Secondo quanto avrebbe disposto la Corte, sarebbero state fatte salve tutte le attività del processo in corso a Chieti fino al 28 marzo scorso questo dovrebbe significare da quanto si apprende al momento che il processo non ricomincerà da zero ma proseguirà con la semplice sostituzione del giudice.
Venerdì scorso si era svolta l'udienza con le requisitorie dei Pm Anna Rita Mantini e Giuseppe Bellelli: dovrebbe quindi essere deciso dalle parti e dal nuovo presidente del Collegio in Assise, Camillo Romandini, se confermare nel processo la requisitoria già svolta o procedere ad una nuova udienza con i Pm, che a quel punto dovrebbero rifare da capo il loro intervento.
Il nuovo presidente dell'Assise dovrebbe debuttare domani nell'udienza già stabilita del processo, ma è probabile che venga disegnato un nuovo calendario.

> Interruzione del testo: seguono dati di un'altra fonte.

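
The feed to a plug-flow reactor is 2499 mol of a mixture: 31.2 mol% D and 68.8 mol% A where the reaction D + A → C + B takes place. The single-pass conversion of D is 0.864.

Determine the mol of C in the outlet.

674 mol

D reacted = 0.864 × 779.7 = 673.7 mol; ν_D = −1, so ξ = 673.7/1 = 673.7 mol.
Outlet amounts (n = n₀ + ν ξ):
  D: 779.7 − 1(673.7) = 106
  A: 1719 − 1(673.7) = 1046
  C: 0 + 1(673.7) = 673.7
  B: 0 + 1(673.7) = 673.7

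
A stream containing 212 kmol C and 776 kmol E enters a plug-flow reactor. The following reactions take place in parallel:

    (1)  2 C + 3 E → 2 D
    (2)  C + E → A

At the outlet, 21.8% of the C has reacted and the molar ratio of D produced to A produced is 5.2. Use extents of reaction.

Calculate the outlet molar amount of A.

Conversion of C: C consumed = 0.218 × 212 = 46.22 kmol = 2ξ₁ + 1ξ₂.
Selectivity: 2ξ₁ / (1ξ₂) = 5.2 → ξ₁ = 2.6 ξ₂.
Substitute: (2·2.6 + 1) ξ₂ = 46.22 → ξ₂ = 7.454 kmol, ξ₁ = 19.38 kmol.
Outlet amounts (n = n₀ + Σ ν·ξ):
  C: 212 − 2(19.38) − 1(7.454) = 165.8
  E: 776 − 3(19.38) − 1(7.454) = 710.4
  D: 0 + 2(19.38) = 38.76
  A: 0 + 1(7.454) = 7.454

7.45 kmol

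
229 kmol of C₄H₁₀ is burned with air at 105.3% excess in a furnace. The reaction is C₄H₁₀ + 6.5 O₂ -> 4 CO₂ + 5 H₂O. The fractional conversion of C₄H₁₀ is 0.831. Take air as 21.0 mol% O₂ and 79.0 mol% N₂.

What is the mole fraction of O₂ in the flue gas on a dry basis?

Stoichiometric O₂ = 6.5 × 229 = 1488 kmol; O₂ fed = 1488 × 2.053 = 3056 kmol.
N₂ fed = 3056 × 79/21 = 11500 kmol.
Fuel reacted = 0.831 × 229 → ξ = 190.3 kmol.
Outlet (n = n₀ + ν ξ):
  C₄H₁₀: 229 − 1(190.3) = 38.7
  O₂: 3056 − 6.5(190.3) = 1819
  N₂: 11500 (inert)
  CO₂: 0 + 4(190.3) = 761.2
  H₂O: 0 + 5(190.3) = 951.5
Dry total = 14110 kmol; y_O₂ (dry) = 1819 / 14110 = 0.1289.

0.129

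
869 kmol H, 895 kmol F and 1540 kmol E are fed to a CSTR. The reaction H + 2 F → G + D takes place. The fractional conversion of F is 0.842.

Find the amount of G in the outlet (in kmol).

F reacted = 0.842 × 895 = 753.6 kmol; ν_F = −2, so ξ = 753.6/2 = 376.8 kmol.
Outlet amounts (n = n₀ + ν ξ):
  H: 869 − 1(376.8) = 492.2
  F: 895 − 2(376.8) = 141.4
  G: 0 + 1(376.8) = 376.8
  D: 0 + 1(376.8) = 376.8
  E: 1540 (inert)

377 kmol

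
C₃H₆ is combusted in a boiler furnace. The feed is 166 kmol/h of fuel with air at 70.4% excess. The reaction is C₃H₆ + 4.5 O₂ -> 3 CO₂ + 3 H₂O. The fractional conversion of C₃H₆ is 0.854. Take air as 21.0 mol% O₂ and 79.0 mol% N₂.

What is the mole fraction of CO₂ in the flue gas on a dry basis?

0.0724

Stoichiometric O₂ = 4.5 × 166 = 747 kmol/h; O₂ fed = 747 × 1.704 = 1273 kmol/h.
N₂ fed = 1273 × 79/21 = 4788 kmol/h.
Fuel reacted = 0.854 × 166 → ξ = 141.8 kmol/h.
Outlet (n = n₀ + ν ξ):
  C₃H₆: 166 − 1(141.8) = 24.24
  O₂: 1273 − 4.5(141.8) = 635
  N₂: 4788 (inert)
  CO₂: 0 + 3(141.8) = 425.3
  H₂O: 0 + 3(141.8) = 425.3
Dry total = 5873 kmol/h; y_CO₂ (dry) = 425.3 / 5873 = 0.07242.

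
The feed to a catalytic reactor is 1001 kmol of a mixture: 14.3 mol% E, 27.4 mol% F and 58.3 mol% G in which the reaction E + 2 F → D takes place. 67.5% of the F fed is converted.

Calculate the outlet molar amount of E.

F reacted = 0.675 × 274.3 = 185.1 kmol; ν_F = −2, so ξ = 185.1/2 = 92.57 kmol.
Outlet amounts (n = n₀ + ν ξ):
  E: 143.1 − 1(92.57) = 50.58
  F: 274.3 − 2(92.57) = 89.14
  D: 0 + 1(92.57) = 92.57
  G: 583.6 (inert)

50.6 kmol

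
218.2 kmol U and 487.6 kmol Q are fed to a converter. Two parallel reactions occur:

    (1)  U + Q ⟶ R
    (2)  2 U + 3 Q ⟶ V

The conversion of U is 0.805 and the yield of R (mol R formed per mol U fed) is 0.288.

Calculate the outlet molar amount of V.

Yield of R: 1ξ₁ / 218.2 = 0.288 → ξ₁ = 62.84 kmol.
Conversion of U: 1ξ₁ + 2ξ₂ = 0.805 × 218.2 = 175.7 → ξ₂ = 56.4 kmol.
Outlet amounts (n = n₀ + Σ ν·ξ):
  U: 218.2 − 1(62.84) − 2(56.4) = 42.55
  Q: 487.6 − 1(62.84) − 3(56.4) = 255.5
  R: 0 + 1(62.84) = 62.84
  V: 0 + 1(56.4) = 56.4

56.4 kmol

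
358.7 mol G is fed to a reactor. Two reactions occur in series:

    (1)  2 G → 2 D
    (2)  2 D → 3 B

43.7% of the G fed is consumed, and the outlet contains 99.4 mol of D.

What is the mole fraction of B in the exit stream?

0.222

Conversion of G: G consumed = 2ξ₁ = 0.437 × 358.7 → ξ₁ = 78.38 mol.
D balance: n_D = 0 + 2ξ₁ − 2ξ₂ = 99.4 → ξ₂ = (2·78.38 − 99.4)/2 = 28.68 mol.
Outlet amounts (n = n₀ + Σ ν·ξ):
  G: 358.7 − 2(78.38) = 201.9
  D: 0 + 2(78.38) − 2(28.68) = 99.4
  B: 0 + 3(28.68) = 86.03
Total out = 387.4 mol; y_B = 86.03 / 387.4 = 0.2221.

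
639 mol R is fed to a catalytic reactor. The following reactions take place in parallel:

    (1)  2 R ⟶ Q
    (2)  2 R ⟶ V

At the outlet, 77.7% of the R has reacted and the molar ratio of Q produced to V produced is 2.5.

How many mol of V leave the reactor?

70.9 mol

Conversion of R: R consumed = 0.777 × 639 = 496.5 mol = 2ξ₁ + 2ξ₂.
Selectivity: 1ξ₁ / (1ξ₂) = 2.5 → ξ₁ = 2.5 ξ₂.
Substitute: (2·2.5 + 2) ξ₂ = 496.5 → ξ₂ = 70.93 mol, ξ₁ = 177.3 mol.
Outlet amounts (n = n₀ + Σ ν·ξ):
  R: 639 − 2(177.3) − 2(70.93) = 142.5
  Q: 0 + 1(177.3) = 177.3
  V: 0 + 1(70.93) = 70.93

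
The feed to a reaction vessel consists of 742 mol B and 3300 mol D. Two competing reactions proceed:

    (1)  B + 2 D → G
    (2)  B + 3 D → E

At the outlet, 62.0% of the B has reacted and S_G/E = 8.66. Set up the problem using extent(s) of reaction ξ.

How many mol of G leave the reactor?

Conversion of B: B consumed = 0.62 × 742 = 460 mol = 1ξ₁ + 1ξ₂.
Selectivity: 1ξ₁ / (1ξ₂) = 8.66 → ξ₁ = 8.66 ξ₂.
Substitute: (1·8.66 + 1) ξ₂ = 460 → ξ₂ = 47.62 mol, ξ₁ = 412.4 mol.
Outlet amounts (n = n₀ + Σ ν·ξ):
  B: 742 − 1(412.4) − 1(47.62) = 282
  D: 3300 − 2(412.4) − 3(47.62) = 2332
  G: 0 + 1(412.4) = 412.4
  E: 0 + 1(47.62) = 47.62

412 mol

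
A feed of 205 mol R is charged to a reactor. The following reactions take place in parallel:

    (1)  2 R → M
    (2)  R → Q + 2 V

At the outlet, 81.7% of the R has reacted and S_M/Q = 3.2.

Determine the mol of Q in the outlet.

Conversion of R: R consumed = 0.817 × 205 = 167.5 mol = 2ξ₁ + 1ξ₂.
Selectivity: 1ξ₁ / (1ξ₂) = 3.2 → ξ₁ = 3.2 ξ₂.
Substitute: (2·3.2 + 1) ξ₂ = 167.5 → ξ₂ = 22.63 mol, ξ₁ = 72.43 mol.
Outlet amounts (n = n₀ + Σ ν·ξ):
  R: 205 − 2(72.43) − 1(22.63) = 37.52
  M: 0 + 1(72.43) = 72.43
  Q: 0 + 1(22.63) = 22.63
  V: 0 + 2(22.63) = 45.27

22.6 mol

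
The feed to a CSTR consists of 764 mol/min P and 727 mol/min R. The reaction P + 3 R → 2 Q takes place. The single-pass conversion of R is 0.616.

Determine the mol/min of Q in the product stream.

R reacted = 0.616 × 727 = 447.8 mol/min; ν_R = −3, so ξ = 447.8/3 = 149.3 mol/min.
Outlet amounts (n = n₀ + ν ξ):
  P: 764 − 1(149.3) = 614.7
  R: 727 − 3(149.3) = 279.2
  Q: 0 + 2(149.3) = 298.6

299 mol/min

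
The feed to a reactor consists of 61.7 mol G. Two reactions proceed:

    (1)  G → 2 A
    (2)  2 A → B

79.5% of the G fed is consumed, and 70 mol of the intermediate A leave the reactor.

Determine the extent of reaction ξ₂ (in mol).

ξ₂ = 14.1 mol

Conversion of G: G consumed = 1ξ₁ = 0.795 × 61.7 → ξ₁ = 49.05 mol.
A balance: n_A = 0 + 2ξ₁ − 2ξ₂ = 70 → ξ₂ = (2·49.05 − 70)/2 = 14.05 mol.
Outlet amounts (n = n₀ + Σ ν·ξ):
  G: 61.7 − 1(49.05) = 12.65
  A: 0 + 2(49.05) − 2(14.05) = 70
  B: 0 + 1(14.05) = 14.05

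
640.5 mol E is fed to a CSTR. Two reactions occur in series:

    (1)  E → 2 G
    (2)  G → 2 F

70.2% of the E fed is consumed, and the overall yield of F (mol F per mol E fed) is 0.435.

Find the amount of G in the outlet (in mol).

760 mol

Conversion of E: E consumed = 1ξ₁ = 0.702 × 640.5 → ξ₁ = 449.6 mol.
Yield of F: 2ξ₂ / 640.5 = 0.435 → ξ₂ = 139.3 mol.
Outlet amounts (n = n₀ + Σ ν·ξ):
  E: 640.5 − 1(449.6) = 190.9
  G: 0 + 2(449.6) − 1(139.3) = 760
  F: 0 + 2(139.3) = 278.6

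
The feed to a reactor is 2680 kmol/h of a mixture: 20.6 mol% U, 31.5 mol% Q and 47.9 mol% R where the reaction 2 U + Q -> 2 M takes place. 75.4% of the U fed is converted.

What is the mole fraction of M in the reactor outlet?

U reacted = 0.754 × 552.1 = 416.3 kmol/h; ν_U = −2, so ξ = 416.3/2 = 208.1 kmol/h.
Outlet amounts (n = n₀ + ν ξ):
  U: 552.1 − 2(208.1) = 135.8
  Q: 844.2 − 1(208.1) = 636.1
  M: 0 + 2(208.1) = 416.3
  R: 1284 (inert)
Total out = 2472 kmol/h; y_M = 416.3 / 2472 = 0.1684.

0.168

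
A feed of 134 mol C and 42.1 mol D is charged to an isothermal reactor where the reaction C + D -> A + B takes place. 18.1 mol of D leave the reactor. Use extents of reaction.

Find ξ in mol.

For D: n = n₀ − 1ξ → 18.1 = 42.1 − 1ξ, giving ξ = 24 mol.
Outlet amounts (n = n₀ + ν ξ):
  C: 134 − 1(24) = 110
  D: 42.1 − 1(24) = 18.1
  A: 0 + 1(24) = 24
  B: 0 + 1(24) = 24

ξ = 24 mol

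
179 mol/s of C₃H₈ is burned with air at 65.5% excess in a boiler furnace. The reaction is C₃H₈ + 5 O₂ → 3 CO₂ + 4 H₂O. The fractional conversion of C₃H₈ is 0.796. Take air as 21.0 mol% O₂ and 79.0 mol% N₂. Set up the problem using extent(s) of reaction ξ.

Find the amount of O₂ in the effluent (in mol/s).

Stoichiometric O₂ = 5 × 179 = 895 mol/s; O₂ fed = 895 × 1.655 = 1481 mol/s.
N₂ fed = 1481 × 79/21 = 5572 mol/s.
Fuel reacted = 0.796 × 179 → ξ = 142.5 mol/s.
Outlet (n = n₀ + ν ξ):
  C₃H₈: 179 − 1(142.5) = 36.52
  O₂: 1481 − 5(142.5) = 768.8
  N₂: 5572 (inert)
  CO₂: 0 + 3(142.5) = 427.5
  H₂O: 0 + 4(142.5) = 569.9

769 mol/s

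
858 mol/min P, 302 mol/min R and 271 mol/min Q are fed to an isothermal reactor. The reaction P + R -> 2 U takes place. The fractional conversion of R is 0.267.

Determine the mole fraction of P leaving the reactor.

0.543

R reacted = 0.267 × 302 = 80.63 mol/min; ν_R = −1, so ξ = 80.63/1 = 80.63 mol/min.
Outlet amounts (n = n₀ + ν ξ):
  P: 858 − 1(80.63) = 777.4
  R: 302 − 1(80.63) = 221.4
  U: 0 + 2(80.63) = 161.3
  Q: 271 (inert)
Total out = 1431 mol/min; y_P = 777.4 / 1431 = 0.5432.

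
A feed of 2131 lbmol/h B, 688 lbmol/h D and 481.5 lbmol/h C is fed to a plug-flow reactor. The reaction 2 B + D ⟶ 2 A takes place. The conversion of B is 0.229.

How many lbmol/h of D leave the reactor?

444 lbmol/h

B reacted = 0.229 × 2131 = 488 lbmol/h; ν_B = −2, so ξ = 488/2 = 244 lbmol/h.
Outlet amounts (n = n₀ + ν ξ):
  B: 2131 − 2(244) = 1643
  D: 688 − 1(244) = 444
  A: 0 + 2(244) = 488
  C: 481.5 (inert)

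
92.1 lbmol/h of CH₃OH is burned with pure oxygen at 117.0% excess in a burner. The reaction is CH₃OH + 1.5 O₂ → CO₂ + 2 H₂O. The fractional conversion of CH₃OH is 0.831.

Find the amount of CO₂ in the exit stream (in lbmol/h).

Stoichiometric O₂ = 1.5 × 92.1 = 138.1 lbmol/h; O₂ fed = 138.1 × 2.170 = 299.8 lbmol/h.
Fuel reacted = 0.831 × 92.1 → ξ = 76.54 lbmol/h.
Outlet (n = n₀ + ν ξ):
  CH₃OH: 92.1 − 1(76.54) = 15.56
  O₂: 299.8 − 1.5(76.54) = 185
  CO₂: 0 + 1(76.54) = 76.54
  H₂O: 0 + 2(76.54) = 153.1

76.5 lbmol/h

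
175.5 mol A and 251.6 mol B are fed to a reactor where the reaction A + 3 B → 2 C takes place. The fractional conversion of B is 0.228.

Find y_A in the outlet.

B reacted = 0.228 × 251.6 = 57.36 mol; ν_B = −3, so ξ = 57.36/3 = 19.12 mol.
Outlet amounts (n = n₀ + ν ξ):
  A: 175.5 − 1(19.12) = 156.4
  B: 251.6 − 3(19.12) = 194.2
  C: 0 + 2(19.12) = 38.24
Total out = 388.9 mol; y_A = 156.4 / 388.9 = 0.4021.

0.402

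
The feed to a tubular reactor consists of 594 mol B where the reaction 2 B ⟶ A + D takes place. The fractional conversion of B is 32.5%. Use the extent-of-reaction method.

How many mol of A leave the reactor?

96.5 mol

B reacted = 0.325 × 594 = 193.1 mol; ν_B = −2, so ξ = 193.1/2 = 96.53 mol.
Outlet amounts (n = n₀ + ν ξ):
  B: 594 − 2(96.53) = 400.9
  A: 0 + 1(96.53) = 96.53
  D: 0 + 1(96.53) = 96.53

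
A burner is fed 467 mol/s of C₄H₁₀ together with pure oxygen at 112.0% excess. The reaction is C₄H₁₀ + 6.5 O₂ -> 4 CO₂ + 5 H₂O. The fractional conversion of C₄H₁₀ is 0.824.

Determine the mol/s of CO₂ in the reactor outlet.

1540 mol/s

Stoichiometric O₂ = 6.5 × 467 = 3036 mol/s; O₂ fed = 3036 × 2.120 = 6435 mol/s.
Fuel reacted = 0.824 × 467 → ξ = 384.8 mol/s.
Outlet (n = n₀ + ν ξ):
  C₄H₁₀: 467 − 1(384.8) = 82.19
  O₂: 6435 − 6.5(384.8) = 3934
  CO₂: 0 + 4(384.8) = 1539
  H₂O: 0 + 5(384.8) = 1924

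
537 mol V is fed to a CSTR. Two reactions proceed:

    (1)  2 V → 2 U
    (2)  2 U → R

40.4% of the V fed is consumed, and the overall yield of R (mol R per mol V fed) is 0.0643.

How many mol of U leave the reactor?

Conversion of V: V consumed = 2ξ₁ = 0.404 × 537 → ξ₁ = 108.5 mol.
Yield of R: 1ξ₂ / 537 = 0.0643 → ξ₂ = 34.53 mol.
Outlet amounts (n = n₀ + Σ ν·ξ):
  V: 537 − 2(108.5) = 320.1
  U: 0 + 2(108.5) − 2(34.53) = 147.9
  R: 0 + 1(34.53) = 34.53

148 mol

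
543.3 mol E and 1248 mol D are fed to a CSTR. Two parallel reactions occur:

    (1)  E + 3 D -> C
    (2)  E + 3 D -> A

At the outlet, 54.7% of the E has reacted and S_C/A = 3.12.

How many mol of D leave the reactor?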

LA FRASE PRONUNCIATA AI MICROFONI DEL TG3

«SPINIELLO HA ESPRESSO PARERE»

La Corte d'Appello ritiene che «Spiniello abbia manifestato fuori dalle funzioni esercitate, un 'parere' sull'esito del procedimento».
 La frase incriminata, espressa durante una intervista, recita così come riportato nella decisione i oggi: «umanamente nessuna idea» sul processo, «perchè non abbiamo ancora guardato gli atti, però sicuramente è un processo importante, noi daremo giustizia al territorio».
 Per i giudici aquilani quindi «i timori degli imputati circa la sussistenza dei requisiti di terzietà e di imparzialità del presidente Spiniello sono oggettivamente giustificati, poichè essi non si fondano su meri sospetti ma sul dato oggettivo rappresentato da una espressione che, indipendentemente da quale sia stato il concetto che il giudice ha inteso esprimere, legittima il venir meno negli imputati della fiducia sul fatto che nel processo in corso il valore d'imparzialità rimanga soddisfatto, nonchè il loro convincimento circa l'ineludibilità di un esito sfavorevole».
 Ma la Corte d'Appello aquilana che ha accolto il ricorso dei 19 imputati, tra i quali i vertici della Montedison, ha anche sottolineato che è proprio il tipo di processo, su temi ambientali e e territoriali, a dare ragione ai ricorrenti perchè sono molte infatti le associazioni che si sono costituite parte civile e la frase incriminata «implicherebbe un riferimento all'esito del processo, nella direzione del soddisfacimento delle esigenze sottese alle richieste delle parti civili».
 Quindi la ricusazione «è ragionevolmente sostenibile». «Noi daremo giustizia al territorio», quindi è stato interpretato come «una possibile e per ciò solo inaccettabile motivazione finalistica della successiva lettura e interpretazione degli atti processuali».

IL NUOVO GIUDICE
Sara' presieduta dal giudice Camillo Romandini l'udienza di domani, in Corte d'Assise di Chieti, riguardante la mega discarica della Val Pescara.